“Ho presentato come primo firmatario un emendamento alla manovra di bilancio per abbassare dal 22 al 5% l’IVA sui pellet.
Una misura resa necessaria da un ingiustificato aumento della materia prima che non trova riscontro in nazioni a noi vicine come la Francia e che sta mettendo in enormi difficoltà le famiglie che avevano cambiato la fonte di energia per il riscaldamento abbandonando il gas.
E’ un emendamento che prova a dare un segnale alle famiglie e alle imprese nel segno dell’equità fiscale e del concreto sostegno a chi ha creduto, in tempi non sospetti, in questa forma di energia alternativa al gas”.
Lo scrive in una nota il Federico Fornaro, deputato di Articolo 1 del gruppo parlamentare PD Italia Democratica e Progressista.
“Il pellet – recita la motivazione dell’emendamento -, materiale la cui aliquota IVA è stata innalzata dal 10 al 22 per cento con il comma 711, dell’articolo 1, della legge 23 dicembre 2014, n. 190, legge di stabilità 2015) è un combustibile ecologico derivato dagli scarti della lavorazione di falegnameria del legname vergine e, di conseguenza, durante il suo utilizzo, non aumenta l’anidride carbonica nell’aria.

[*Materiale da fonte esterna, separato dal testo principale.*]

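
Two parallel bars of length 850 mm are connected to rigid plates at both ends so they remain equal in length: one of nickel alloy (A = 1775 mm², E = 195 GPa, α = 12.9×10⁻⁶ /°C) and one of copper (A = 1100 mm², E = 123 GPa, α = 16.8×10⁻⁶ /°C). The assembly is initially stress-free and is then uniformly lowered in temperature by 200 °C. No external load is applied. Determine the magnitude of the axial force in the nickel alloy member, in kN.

P ≈ 75.9 kN (compressive in the nickel alloy)

Equilibrium of a rigid end plate with no external load gives equal and opposite internal forces ±P in the two members. Since α_{copper} > α_{nickel alloy}, cooling drives the copper into tension and the nickel alloy into compression.
Compatibility of the two members (thermal + elastic change equal): (α₁ − α₂)ΔT = P·[1/(A₁E₁) + 1/(A₂E₂)].
|α₁ − α₂|·ΔT = 3.9×10⁻⁶ × 200 = 0.00078.
1/(A₁E₁) + 1/(A₂E₂) = 1/(1775×195×10³) + 1/(1100×123×10³) = 1.028×10⁻⁸ N⁻¹.
So P = 0.00078 / 1.028×10⁻⁸ = 75.87 kN.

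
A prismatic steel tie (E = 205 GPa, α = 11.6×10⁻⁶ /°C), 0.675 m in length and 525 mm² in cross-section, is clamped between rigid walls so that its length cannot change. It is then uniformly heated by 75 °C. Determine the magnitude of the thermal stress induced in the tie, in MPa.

σ ≈ 178 MPa (compressive)

Because both ends are immovable the net strain is zero, and the suppressed thermal strain is αΔT = 11.6×10⁻⁶ × 75 = 870×10⁻⁶.
σ = EαΔT = 205×10³ × 11.6×10⁻⁶ × 75 = 178.4 MPa (compressive; the tie is trying to expand).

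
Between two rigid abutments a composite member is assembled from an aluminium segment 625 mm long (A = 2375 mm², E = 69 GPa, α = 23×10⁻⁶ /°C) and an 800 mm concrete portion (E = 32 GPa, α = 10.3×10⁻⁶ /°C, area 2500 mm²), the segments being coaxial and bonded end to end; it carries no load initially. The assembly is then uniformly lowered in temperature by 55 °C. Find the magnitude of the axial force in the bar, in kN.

If the supports were absent, the total length change would be Σ αᵢΔT Lᵢ = 23×10⁻⁶×55×625 + 10.3×10⁻⁶×55×800 = 1.244 mm.
Since the ends are fixed, an axial force P builds up, equal in every segment, with P · Σ Lᵢ/(AᵢEᵢ) = δ_free.
The series flexibility is Σ Lᵢ/(AᵢEᵢ) = 625/(2375×69×10³) + 800/(2500×32×10³) = 1.381×10⁻⁵ mm/N.
So P = 1.244 / 1.381×10⁻⁵ = 90.04 kN, tensile.

P ≈ 90 kN (tensile)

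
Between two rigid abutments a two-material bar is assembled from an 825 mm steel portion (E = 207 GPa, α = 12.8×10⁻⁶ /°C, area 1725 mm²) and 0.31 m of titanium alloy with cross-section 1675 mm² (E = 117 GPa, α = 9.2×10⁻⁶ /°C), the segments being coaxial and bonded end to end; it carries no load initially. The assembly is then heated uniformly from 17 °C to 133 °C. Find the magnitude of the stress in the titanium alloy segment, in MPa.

If the supports were absent, the total length change would be Σ αᵢΔT Lᵢ = 12.8×10⁻⁶×116×825 + 9.2×10⁻⁶×116×310 = 1.556 mm.
Since the ends are fixed, an axial force P builds up, equal in every segment, with P · Σ Lᵢ/(AᵢEᵢ) = δ_free.
Σ Lᵢ/(AᵢEᵢ) = 825/(1725×207×10³) + 310/(1675×117×10³) = 3.892×10⁻⁶ mm/N.
P = 1.556 / 3.892×10⁻⁶ = 399700 N = 399.7 kN, compressive.
σ_{titanium alloy} = P / A = 399700 / 1675 = 238.6 MPa.

σ ≈ 239 MPa (compressive)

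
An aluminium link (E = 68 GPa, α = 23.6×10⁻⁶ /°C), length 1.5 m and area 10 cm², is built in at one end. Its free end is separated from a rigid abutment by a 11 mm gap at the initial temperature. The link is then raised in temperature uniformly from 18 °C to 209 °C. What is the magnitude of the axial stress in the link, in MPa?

If the wall were absent the link would grow by αΔT L = 23.6×10⁻⁶ × 191 × 1500 = 6.761 mm.
This is smaller than the 11 mm clearance, so the link expands freely without reaching the stop — the stress is zero.

σ ≈ 0 MPa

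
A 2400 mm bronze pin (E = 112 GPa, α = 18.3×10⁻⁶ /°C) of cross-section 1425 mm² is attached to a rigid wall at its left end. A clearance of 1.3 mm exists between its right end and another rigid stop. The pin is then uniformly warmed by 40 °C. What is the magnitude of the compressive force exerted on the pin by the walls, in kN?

If the wall were absent the pin would grow by αΔT L = 18.3×10⁻⁶ × 40 × 2400 = 1.757 mm.
After closing the 1.3 mm clearance, 1.757 − 1.3 = 0.4568 mm of expansion remains to be suppressed by the wall.
That suppressed elongation corresponds to σ = E·Δ/L = 112×10³ × 0.4568/2400 = 21.32 MPa.
Force on the wall = σA = 21.32 × 1425 mm² = 30.38 kN.

P ≈ 30.4 kN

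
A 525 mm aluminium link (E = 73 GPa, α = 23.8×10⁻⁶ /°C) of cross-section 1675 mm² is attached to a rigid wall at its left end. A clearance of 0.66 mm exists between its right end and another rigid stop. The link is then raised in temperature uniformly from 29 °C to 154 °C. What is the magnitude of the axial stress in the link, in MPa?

σ ≈ 125 MPa (compressive)

If the wall were absent the link would grow by αΔT L = 23.8×10⁻⁶ × 125 × 525 = 1.562 mm.
This exceeds the 0.66 mm gap, so the wall pushes back. The portion of expansion that must be recovered elastically is δ_free − gap = 1.562 − 0.66 = 0.9019 mm.
So σ = E(δ_free − g)/L = 73×10³ × 0.9019/525 = 125.4 MPa.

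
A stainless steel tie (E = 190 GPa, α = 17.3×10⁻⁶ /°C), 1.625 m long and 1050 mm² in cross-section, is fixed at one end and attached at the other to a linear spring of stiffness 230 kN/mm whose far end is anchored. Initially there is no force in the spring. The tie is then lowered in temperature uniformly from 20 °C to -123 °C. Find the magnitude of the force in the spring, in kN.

Free thermal contraction: δ_free = αΔT L = 17.3×10⁻⁶ × 143 × 1625 = 4.02 mm.
Let P be the tensile force in the spring. The tie extends elastically by PL/(AE) and the spring stretches by P/k; together these equal δ_free.
P [ L/(AE) + 1/k ] = δ_free → P [ 1625/(1050×190×10³) + 1/(230×10³) ] = 4.02.
P = 4.02 / 1.249×10⁻⁵ = 321800 N.

P ≈ 322 kN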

Il consumo di tale combustibile nel 2019, a livello nazionale, da fonti ISTAT, è stato stimato in circa 3,4 milioni di tonnellate, rispetto alle 1,5 milioni di tonnellate nel 2010, portando così l’Italia tra i Paesi europei con il più alto consumo domestico di pellet di legno. Sono, infatti, oltre due milioni le famiglie che usano questo biocombustibile per riscaldarsi e la metà di loro – circa il 4 per cento del totale delle famiglie italiane – lo impiega come fonte di riscaldamento unica o prevalente. In un momento così delicato dal punto di vista economico, mantenere l’IVA al 22 per cento su un bene considerato ormai necessario per le famiglie italiane, significherebbe dover affrontare un effetto depressivo sui consumi, disincentivando l’utilizzo di un biocombustibile che in molte zone d’Italia rappresenta l’unica alternativa alle più costose fonti energetiche fossili.

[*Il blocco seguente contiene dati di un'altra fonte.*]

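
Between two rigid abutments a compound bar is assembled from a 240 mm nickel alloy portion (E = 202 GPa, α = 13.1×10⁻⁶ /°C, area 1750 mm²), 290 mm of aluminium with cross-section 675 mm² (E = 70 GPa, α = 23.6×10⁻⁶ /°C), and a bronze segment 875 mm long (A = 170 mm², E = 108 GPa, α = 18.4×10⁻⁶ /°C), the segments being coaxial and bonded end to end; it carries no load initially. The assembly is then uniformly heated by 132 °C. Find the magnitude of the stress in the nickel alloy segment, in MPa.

Free thermal expansion of the whole bar: Σ αᵢΔT Lᵢ = 13.1×10⁻⁶×132×240 + 23.6×10⁻⁶×132×290 + 18.4×10⁻⁶×132×875 = 3.444 mm.
Since the ends are fixed, an axial force P builds up, equal in every segment, with P · Σ Lᵢ/(AᵢEᵢ) = δ_free.
The series flexibility is Σ Lᵢ/(AᵢEᵢ) = 240/(1750×202×10³) + 290/(675×70×10³) + 875/(170×108×10³) = 5.447×10⁻⁵ mm/N.
P = 3.444 / 5.447×10⁻⁵ = 63220 N = 63.22 kN, compressive.
σ_{nickel alloy} = P / A = 63220 / 1750 = 36.12 MPa.

σ ≈ 36.1 MPa (compressive)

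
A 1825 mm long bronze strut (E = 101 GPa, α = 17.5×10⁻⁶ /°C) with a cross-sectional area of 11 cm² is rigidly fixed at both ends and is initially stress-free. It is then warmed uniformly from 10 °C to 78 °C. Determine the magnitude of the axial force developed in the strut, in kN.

P ≈ 132 kN (compressive)

Full restraint means ε = 0, so the stress is σ = EαΔT = 101×10³ × 17.5×10⁻⁶ × 68 = 120.2 MPa.
Axial force P = σA = 120.2 × 1100 = 132200 N = 132.2 kN, compressive.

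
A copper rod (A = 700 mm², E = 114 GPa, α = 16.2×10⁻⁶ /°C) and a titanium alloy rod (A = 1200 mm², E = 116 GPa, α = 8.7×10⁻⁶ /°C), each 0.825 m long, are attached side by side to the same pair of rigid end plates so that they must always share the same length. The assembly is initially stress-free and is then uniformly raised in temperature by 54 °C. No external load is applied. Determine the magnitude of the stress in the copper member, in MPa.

σ ≈ 29.3 MPa (compressive)

Equilibrium of a rigid end plate with no external load gives equal and opposite internal forces ±P in the two members. Since α_{copper} > α_{titanium alloy}, heating drives the copper into compression and the titanium alloy into tension.
Setting the final lengths equal and cancelling L: (α₁ − α₂)ΔT = P/(A₁E₁) + P/(A₂E₂).
|α₁ − α₂|·ΔT = 7.5×10⁻⁶ × 54 = 0.000405.
1/(A₁E₁) + 1/(A₂E₂) = 1/(700×114×10³) + 1/(1200×116×10³) = 1.972×10⁻⁸ N⁻¹.
So P = 0.000405 / 1.972×10⁻⁸ = 20.54 kN.
σ_{copper} = P/A₁ = 20540/700 = 29.35 MPa, compressive.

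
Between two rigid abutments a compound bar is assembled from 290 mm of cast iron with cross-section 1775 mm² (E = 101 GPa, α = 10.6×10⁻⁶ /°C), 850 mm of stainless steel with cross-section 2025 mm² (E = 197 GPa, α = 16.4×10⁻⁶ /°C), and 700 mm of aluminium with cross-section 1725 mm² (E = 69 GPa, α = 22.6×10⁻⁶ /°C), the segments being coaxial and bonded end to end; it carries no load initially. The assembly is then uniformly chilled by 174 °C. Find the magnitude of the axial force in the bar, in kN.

If the supports were absent, the total length change would be Σ αᵢΔT Lᵢ = 10.6×10⁻⁶×174×290 + 16.4×10⁻⁶×174×850 + 22.6×10⁻⁶×174×700 = 5.713 mm.
Since the ends are fixed, an axial force P builds up, equal in every segment, with P · Σ Lᵢ/(AᵢEᵢ) = δ_free.
The series flexibility is Σ Lᵢ/(AᵢEᵢ) = 290/(1775×101×10³) + 850/(2025×197×10³) + 700/(1725×69×10³) = 9.629×10⁻⁶ mm/N.
P = 5.713 / 9.629×10⁻⁶ = 593300 N = 593.3 kN, tensile.

P ≈ 593 kN (tensile)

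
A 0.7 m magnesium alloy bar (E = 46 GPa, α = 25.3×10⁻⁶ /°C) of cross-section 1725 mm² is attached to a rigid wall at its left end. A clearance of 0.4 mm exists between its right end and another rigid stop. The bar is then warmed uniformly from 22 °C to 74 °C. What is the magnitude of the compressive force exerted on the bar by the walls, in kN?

P ≈ 59.1 kN

Free thermal elongation = αΔT L = 25.3×10⁻⁶ × 52 × 700 = 0.9209 mm.
After closing the 0.4 mm clearance, 0.9209 − 0.4 = 0.5209 mm of expansion remains to be suppressed by the wall.
Compatibility: PL/(AE) = 0.5209 mm, so σ = P/A = E × (0.5209/700) = 34.23 MPa.
P = σA = 34.23 × 1725 = 59.05 kN.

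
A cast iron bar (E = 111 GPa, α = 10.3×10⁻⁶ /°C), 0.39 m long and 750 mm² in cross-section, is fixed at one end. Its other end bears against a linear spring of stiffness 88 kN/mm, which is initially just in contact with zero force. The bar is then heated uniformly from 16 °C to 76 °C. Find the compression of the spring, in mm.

δ ≈ 0.171 mm

If the spring were absent the bar would lengthen by αΔT L = 10.3×10⁻⁶ × 60 × 390 = 0.241 mm.
With a force P in the spring, the elastic change of the bar is PL/(AE) and that of the spring is P/k; compatibility requires their sum to equal δ_free.
So P = δ_free / [L/(AE) + 1/k] = 0.241 / [ 390/(750×111×10³) + 1/(88×10³) ].
P = 0.241 / 1.605×10⁻⁵ = 15020 N.
Spring compression = P/k = 15020/(88×10³) = 0.1707 mm.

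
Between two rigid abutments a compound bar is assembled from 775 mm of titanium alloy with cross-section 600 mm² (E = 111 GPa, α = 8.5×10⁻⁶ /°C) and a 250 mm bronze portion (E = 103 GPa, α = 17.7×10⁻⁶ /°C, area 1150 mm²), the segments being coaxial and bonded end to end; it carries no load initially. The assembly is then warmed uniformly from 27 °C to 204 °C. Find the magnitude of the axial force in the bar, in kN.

Free thermal expansion of the whole bar: Σ αᵢΔT Lᵢ = 8.5×10⁻⁶×177×775 + 17.7×10⁻⁶×177×250 = 1.949 mm.
The rigid supports impose zero overall length change; the single axial force P common to all segments must satisfy P Σ Lᵢ/(AᵢEᵢ) = δ_free.
The series flexibility is Σ Lᵢ/(AᵢEᵢ) = 775/(600×111×10³) + 250/(1150×103×10³) = 1.375×10⁻⁵ mm/N.
Hence P = δ_free / Σ(L/AE) = 1.949/1.375×10⁻⁵ = 141.8 kN (compressive).

P ≈ 142 kN (compressive)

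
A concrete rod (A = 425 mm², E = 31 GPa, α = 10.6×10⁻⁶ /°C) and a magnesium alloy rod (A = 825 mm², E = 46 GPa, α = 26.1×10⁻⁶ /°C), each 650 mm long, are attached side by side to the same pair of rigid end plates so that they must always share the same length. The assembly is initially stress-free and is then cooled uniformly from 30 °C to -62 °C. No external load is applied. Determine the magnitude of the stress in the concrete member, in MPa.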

Inoltre, vi è da evidenziare come gli effetti negativi del mantenimento dell’IVA all’aliquota del 22 per cento, si siano riscontrati non solo per i consumatori finali, ma anche per l’industria, e sia sul fronte della produzione e della distribuzione del pellet, che su quello di produzione dei sistemi di riscaldamento. Infatti, i produttori italiani di apparecchi domestici alimentati a pellet contribuiscono al prestigio del Made in Italy e sono oggi leader a scala internazionale, esportando oltre il 35 per cento in tutto il mondo e rappresentando più del 90 per cento delle vendite in Europa. Le pesanti e negative ripercussioni che subirebbe questo settore manifatturiero, sarebbero un grave danno se si considera che il compartimento del pellet è particolarmente significativo per l’industria italiana, con oltre 42.000 unità lavorative impiegate stabilmente, di cui oltre 20.000 direttamente nella produzione e distribuzione del biocombustibile.
Si rendono pertanto necessari interventi che mirino a calmierare i prezzi del combustibile derivato dai pellet al fine di ridurre la spesa complessiva delle famiglie italiane ed, in particolare, delle famiglie che risiedono in regioni di montagna, caratterizzata da inverni rigidi e freddi in cui il consumo di pellet è notevole, diventando così un costo aggiuntivo al bilancio famigliare.
Tale necessità appare altresì coerente con la ratio che ha mosso la più recente politica di contrasto alla crisi energetica e ai relativi aumentati costi di approvvigionamento energetico e che ha disposto la riduzione dell’IVA e degli oneri generali nel settore del gas a metano per combustione per uso civile e industriale (articolo 5, del decreto-legge n. 115 del 2022, cosiddetto «aiuti-bis»).
Per effetto della proposta emendativa in commento si prevede che il pellet possa rientrare nell’ambito delle operazioni sottoposte all’aliquota ridotta pari al 5 per cento”.